Self-Heating of FinFET Circuitry Simulated by Multi-Correlated Recurrent Neural Networks

A series of multi-correlated recurrent neural networks is used to predict the relative temperature of inverter chains folded in 3 rows. The circuit hotspot temperature is predicted by a fully connected neural network. The correlated recurrent neural networks trained by the SPICE data within 17 stages can predict T up to 37 stages (2.2x SPICE complexity) with the error as low as 0.9 degrees C, outperforming the previous fully connected neural network (1.9x SPICE, 3 degrees C error) and non-correlated recurrent neural network (2.2x SPICE, 3 degrees C error) by considering the thermal coupling between rows. The precise prediction of temperature profiles and hotspot positions indicate that the thermal physics is learned by correlated recurrent neural networks.

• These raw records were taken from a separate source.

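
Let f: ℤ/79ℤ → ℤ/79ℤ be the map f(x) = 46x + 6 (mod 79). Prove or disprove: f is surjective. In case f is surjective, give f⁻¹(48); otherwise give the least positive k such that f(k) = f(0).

49

Since gcd(46, 79) = 1, 46 is invertible modulo 79. Euclid's algorithm: 79 = 1·46 + 33, 46 = 1·33 + 13, 33 = 2·13 + 7, 13 = 1·7 + 6, 7 = 1·6 + 1; back-substituting gives 1 = 67·46 − 39·79, so 46⁻¹ ≡ 67 (mod 79).
For any y ∈ ℤ/79ℤ, x = 67(y − 6) mod 79 satisfies f(x) = 46·67(y − 6) + 6 ≡ y (since 46·67 ≡ 1 mod 79). So every y has a preimage.
Therefore f is surjective.
Since f is surjective, we find f⁻¹(48): we need 46x ≡ 48 − 6 ≡ 42 (mod 79). Using 46⁻¹ = 67: x ≡ 67·42 = 2814 = 35·79 + 49, so x = 49.
Check: f(49) = 46·49 + 6 = 2260 = 28·79 + 48 ≡ 48 (mod 79).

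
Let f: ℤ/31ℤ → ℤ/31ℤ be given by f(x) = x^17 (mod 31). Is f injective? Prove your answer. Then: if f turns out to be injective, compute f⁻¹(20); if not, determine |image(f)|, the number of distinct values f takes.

Since 31 is prime, the nonzero elements of ℤ/31ℤ form a cyclic group of order 30.
As gcd(17, 30) = 1, raising to the 17th power is a bijection on this group: if a^17 ≡ b^17 then (ab^{−1})^17 = 1, and the only element of order dividing gcd(17, 30) = 1 is 1, so a = b.
With f(0) = 0 this makes f injective on all of ℤ/31ℤ, hence bijective (finite equal-size domain and codomain). In particular f is injective.
Since f is injective, we find the preimage of 20. The inverse of x ↦ x^17 on (ℤ/31ℤ)^× is x ↦ x^23, because 17·23 = 391 = 13·30 + 1 ≡ 1 (mod 30) and x^{30} = 1 for x ≠ 0 (Fermat). So f⁻¹(20) = 20^23 mod 31.
Repeated squaring mod 31: 20^1 ≡ 20, 20^2 ≡ 20² = 400 ≡ 28, 20^4 ≡ 28² = 784 ≡ 9, 20^8 ≡ 9² = 81 ≡ 19, 20^16 ≡ 19² = 361 ≡ 20. Since 23 = 16 + 4 + 2 + 1, 20^23 ≡ 20·9·28·20: 20·9 = 180 ≡ 25, then 25·28 = 700 ≡ 18, then 18·20 = 360 ≡ 19. So 20^23 ≡ 19 (mod 31).
Hence f⁻¹(20) = 19.

19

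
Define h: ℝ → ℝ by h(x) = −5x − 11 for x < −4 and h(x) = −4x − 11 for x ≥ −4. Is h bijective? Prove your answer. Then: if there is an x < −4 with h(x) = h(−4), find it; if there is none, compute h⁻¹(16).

Both pieces are strictly decreasing (slopes −5 and −4), so each is injective on its own interval.
The left piece maps (−∞, −4) onto (9, ∞); the right piece maps [−4, ∞) onto (−∞, 5].
The images leave a gap (9 has no preimage), so h is not surjective, hence not bijective.
Because the two images are disjoint, no x < −4 has h(x) = h(−4), so we compute h⁻¹(16): 16 lies in (9, ∞), so solve −5x − 11 = 16: x = (16 + 11)/(−5) = −27/5.

-27/5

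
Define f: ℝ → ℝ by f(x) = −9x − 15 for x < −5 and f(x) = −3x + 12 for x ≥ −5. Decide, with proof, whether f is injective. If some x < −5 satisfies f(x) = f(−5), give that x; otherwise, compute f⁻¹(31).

-46/9

Both pieces are strictly decreasing (slopes −9 and −3), so each is injective on its own interval.
The left piece maps (−∞, −5) onto (30, ∞); the right piece maps [−5, ∞) onto (−∞, 27].
These images are disjoint, so no value is attained by both pieces. Hence f is injective.
Because the two images are disjoint, no x < −5 has f(x) = f(−5), so we compute f⁻¹(31): 31 lies in (30, ∞), so solve −9x − 15 = 31: x = (31 + 15)/(−9) = −46/9.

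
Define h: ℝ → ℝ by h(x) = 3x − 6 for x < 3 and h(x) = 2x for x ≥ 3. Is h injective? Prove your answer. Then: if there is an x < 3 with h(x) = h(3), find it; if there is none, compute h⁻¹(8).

4

Both pieces are strictly increasing (slopes 3 and 2), so each is injective on its own interval.
The left piece maps (−∞, 3) onto (−∞, 3); the right piece maps [3, ∞) onto [6, ∞).
These images are disjoint, so no value is attained by both pieces. Hence h is injective.
Because the two images are disjoint, no x < 3 has h(x) = h(3), so we compute h⁻¹(8): 8 lies in [6, ∞), so solve 2x = 8: x = (8 − 0)/2 = 4.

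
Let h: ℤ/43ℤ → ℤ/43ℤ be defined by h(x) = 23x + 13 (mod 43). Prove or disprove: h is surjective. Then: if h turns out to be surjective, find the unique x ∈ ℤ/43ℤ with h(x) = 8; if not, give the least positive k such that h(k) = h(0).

11

By definition, h is surjective if every y in the codomain equals h(x) for some x in the domain.
Since gcd(23, 43) = 1, 23 is invertible modulo 43. Euclid's algorithm: 43 = 1·23 + 20, 23 = 1·20 + 3, 20 = 6·3 + 2, 3 = 1·2 + 1; back-substituting gives 1 = 15·23 − 8·43, so 23⁻¹ ≡ 15 (mod 43).
For any y ∈ ℤ/43ℤ, x = 15(y − 13) mod 43 satisfies h(x) = 23·15(y − 13) + 13 ≡ y (since 23·15 ≡ 1 mod 43). So every y has a preimage.
So h is surjective.
Since h is surjective, we find h⁻¹(8): we need 23x ≡ 8 − 13 ≡ 38 (mod 43). Using 23⁻¹ = 15: x ≡ 15·38 = 570 = 13·43 + 11, so x = 11.
Check: h(11) = 23·11 + 13 = 266 = 6·43 + 8 ≡ 8 (mod 43).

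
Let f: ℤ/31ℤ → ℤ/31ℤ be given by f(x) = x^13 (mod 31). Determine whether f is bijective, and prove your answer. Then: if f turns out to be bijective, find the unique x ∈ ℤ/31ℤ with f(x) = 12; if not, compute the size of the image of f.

Since 31 is prime, the nonzero elements of ℤ/31ℤ form a cyclic group of order 30.
As gcd(13, 30) = 1, raising to the 13th power is a bijection on this group: if s^13 ≡ t^13 then (st^{−1})^13 = 1, and the only element of order dividing gcd(13, 30) = 1 is 1, so s = t.
With f(0) = 0 this makes f injective on all of ℤ/31ℤ, hence bijective (finite equal-size domain and codomain). In particular f is bijective.
Since f is bijective, we find the preimage of 12. The inverse of x ↦ x^13 on (ℤ/31ℤ)^× is x ↦ x^7, because 13·7 = 91 = 3·30 + 1 ≡ 1 (mod 30) and x^{30} = 1 for x ≠ 0 (Fermat). So f⁻¹(12) = 12^7 mod 31.
Repeated squaring mod 31: 12^1 ≡ 12, 12^2 ≡ 12² = 144 ≡ 20, 12^4 ≡ 20² = 400 ≡ 28. Since 7 = 4 + 2 + 1, 12^7 ≡ 28·20·12: 28·20 = 560 ≡ 2, then 2·12 = 24. So 12^7 ≡ 24 (mod 31).
Hence f⁻¹(12) = 24.

24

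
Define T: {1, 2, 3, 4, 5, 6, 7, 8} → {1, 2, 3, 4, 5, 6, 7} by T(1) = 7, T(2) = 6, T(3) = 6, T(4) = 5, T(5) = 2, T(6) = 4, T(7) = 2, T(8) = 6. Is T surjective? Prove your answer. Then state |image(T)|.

5

No element maps to 1, so T is not surjective.
The image of T is {2, 4, 5, 6, 7}, which has 5 elements.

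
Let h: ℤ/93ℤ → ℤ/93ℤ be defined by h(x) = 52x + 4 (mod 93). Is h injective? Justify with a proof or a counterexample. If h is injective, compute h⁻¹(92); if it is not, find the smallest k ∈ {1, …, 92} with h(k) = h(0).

Recall that h is injective if h(a) = h(b) implies a = b.
If h(a) = h(b), then 52a ≡ 52b (mod 93). Because gcd(52, 93) = 1, we may cancel 52 to get a ≡ b (mod 93).
Hence h is injective.
We now compute 52⁻¹ mod 93 explicitly. Euclid's algorithm: 93 = 1·52 + 41, 52 = 1·41 + 11, 41 = 3·11 + 8, 11 = 1·8 + 3, 8 = 2·3 + 2, 3 = 1·2 + 1; back-substituting gives 1 = 34·52 − 19·93, so 52⁻¹ ≡ 34 (mod 93).
Since h is injective, we compute h⁻¹(92): solve 52x + 4 ≡ 92 (mod 93), i.e. 52x ≡ 88 (mod 93).
Multiplying by 52⁻¹ = 34 gives x ≡ 34·88 = 2992 = 32·93 + 16 ≡ 16 (mod 93).
Check: h(16) = 52·16 + 4 = 836 = 8·93 + 92 ≡ 92 (mod 93).

16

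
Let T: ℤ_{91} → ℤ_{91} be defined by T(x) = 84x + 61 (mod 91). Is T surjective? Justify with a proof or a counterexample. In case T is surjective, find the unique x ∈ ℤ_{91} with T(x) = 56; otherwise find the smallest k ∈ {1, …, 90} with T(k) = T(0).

13

Since gcd(84, 91) = 7, we have 84x ≡ 0 (mod 7) for all x, so T(x) ≡ 5 (mod 7).
But 0 ≢ 5 (mod 7), so 0 ∈ ℤ_{91} has no preimage. So T is not surjective.
Since T is not surjective, we find the least positive k with T(k) = T(0): this means 84k ≡ 0 (mod 91), i.e. 91 ∣ 84k. Since gcd(84, 91) = 7, dividing through by 7 this holds exactly when 13 ∣ 12k, and as gcd(12, 13) = 1, exactly when 13 ∣ k.
The smallest positive such k is 13.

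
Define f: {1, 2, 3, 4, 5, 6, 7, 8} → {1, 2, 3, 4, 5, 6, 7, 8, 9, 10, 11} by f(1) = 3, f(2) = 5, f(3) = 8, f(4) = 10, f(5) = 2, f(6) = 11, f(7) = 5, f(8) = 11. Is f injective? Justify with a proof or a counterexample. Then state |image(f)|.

f(2) = 5 = f(7) with 2 ≠ 7, so f is not injective.
The image of f is {2, 3, 5, 8, 10, 11}, which has 6 elements.

6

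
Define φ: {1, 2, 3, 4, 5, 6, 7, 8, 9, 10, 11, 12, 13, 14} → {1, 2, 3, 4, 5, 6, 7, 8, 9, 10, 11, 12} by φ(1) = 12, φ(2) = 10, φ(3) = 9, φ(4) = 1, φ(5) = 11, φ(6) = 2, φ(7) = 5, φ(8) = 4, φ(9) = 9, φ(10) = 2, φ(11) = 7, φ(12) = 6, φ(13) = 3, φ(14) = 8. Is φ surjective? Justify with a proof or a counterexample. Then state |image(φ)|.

Every element of the codomain has a preimage: 1 = φ(4), 2 = φ(6), 3 = φ(13), 4 = φ(8), 5 = φ(7), 6 = φ(12), 7 = φ(11), 8 = φ(14), 9 = φ(3), 10 = φ(2), 11 = φ(5), 12 = φ(1).
Hence φ is surjective.
The image of φ is {1, 2, 3, 4, 5, 6, 7, 8, 9, 10, 11, 12}, which has 12 elements.

12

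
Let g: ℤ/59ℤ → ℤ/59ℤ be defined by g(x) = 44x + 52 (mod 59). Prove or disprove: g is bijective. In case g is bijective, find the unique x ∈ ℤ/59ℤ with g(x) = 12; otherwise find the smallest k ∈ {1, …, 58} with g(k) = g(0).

42

By definition, injectivity means: for all x_1, x_2 in the domain, g(x_1) = g(x_2) implies x_1 = x_2.
If g(x_1) = g(x_2), then 44x_1 ≡ 44x_2 (mod 59). Because gcd(44, 59) = 1, we may cancel 44 to get x_1 ≡ x_2 (mod 59).
We now compute 44⁻¹ mod 59 explicitly. Euclid's algorithm: 59 = 1·44 + 15, 44 = 2·15 + 14, 15 = 1·14 + 1; back-substituting gives 1 = 55·44 − 41·59, so 44⁻¹ ≡ 55 (mod 59).
Then y ↦ 55(y − 52) is a two-sided inverse to g, so every y ∈ ℤ/59ℤ has a preimage.
So g is bijective.
Since g is bijective, we compute g⁻¹(12): solve 44x + 52 ≡ 12 (mod 59), i.e. 44x ≡ 19 (mod 59).
Multiplying by 44⁻¹ = 55 gives x ≡ 55·19 = 1045 = 17·59 + 42 ≡ 42 (mod 59).
Check: g(42) = 44·42 + 52 = 1900 = 32·59 + 12 ≡ 12 (mod 59).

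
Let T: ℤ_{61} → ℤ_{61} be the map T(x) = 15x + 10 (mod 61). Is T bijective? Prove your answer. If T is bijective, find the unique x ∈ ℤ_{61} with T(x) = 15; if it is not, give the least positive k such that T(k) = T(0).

41

Suppose T(s) = T(t) in ℤ_{61}. Then 15s + 10 ≡ 15t + 10 (mod 61), thus 15(s − t) ≡ 0 (mod 61).
Since gcd(15, 61) = 1, 15 is invertible modulo 61, hence s − t ≡ 0 (mod 61), i.e. s = t.
We now compute 15⁻¹ mod 61 explicitly. Euclid's algorithm: 61 = 4·15 + 1; back-substituting gives 1 = 57·15 − 14·61, so 15⁻¹ ≡ 57 (mod 61).
For any y ∈ ℤ_{61}, x = 57(y − 10) mod 61 satisfies T(x) = 15·57(y − 10) + 10 ≡ y (since 15·57 ≡ 1 mod 61). So every y has a preimage.
Hence T is bijective.
Since T is bijective, we find T⁻¹(15): we need 15x ≡ 15 − 10 ≡ 5 (mod 61). Using 15⁻¹ = 57: x ≡ 57·5 = 285 = 4·61 + 41, so x = 41.
Check: T(41) = 15·41 + 10 = 625 = 10·61 + 15 ≡ 15 (mod 61).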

Therefore, an 82-stage folded inverter chain can be predicted and optimized confidently by neural networks, while SPICE can only simulate a 37-stage chain due to the high computational cost. A 100-stage chain is also predicted.

Automated summary

This article uses a series of multi-correlated recurrent neural networks to predict the relative temperature of inverter chains folded in 3 rows, while a fully connected neural network is used to predict the circuit's hotspot temperature. The correlated recurrent neural networks, trained using SPICE data, exhibit better accuracy in temperature prediction by considering the thermal coupling between rows, outperforming previous neural network models.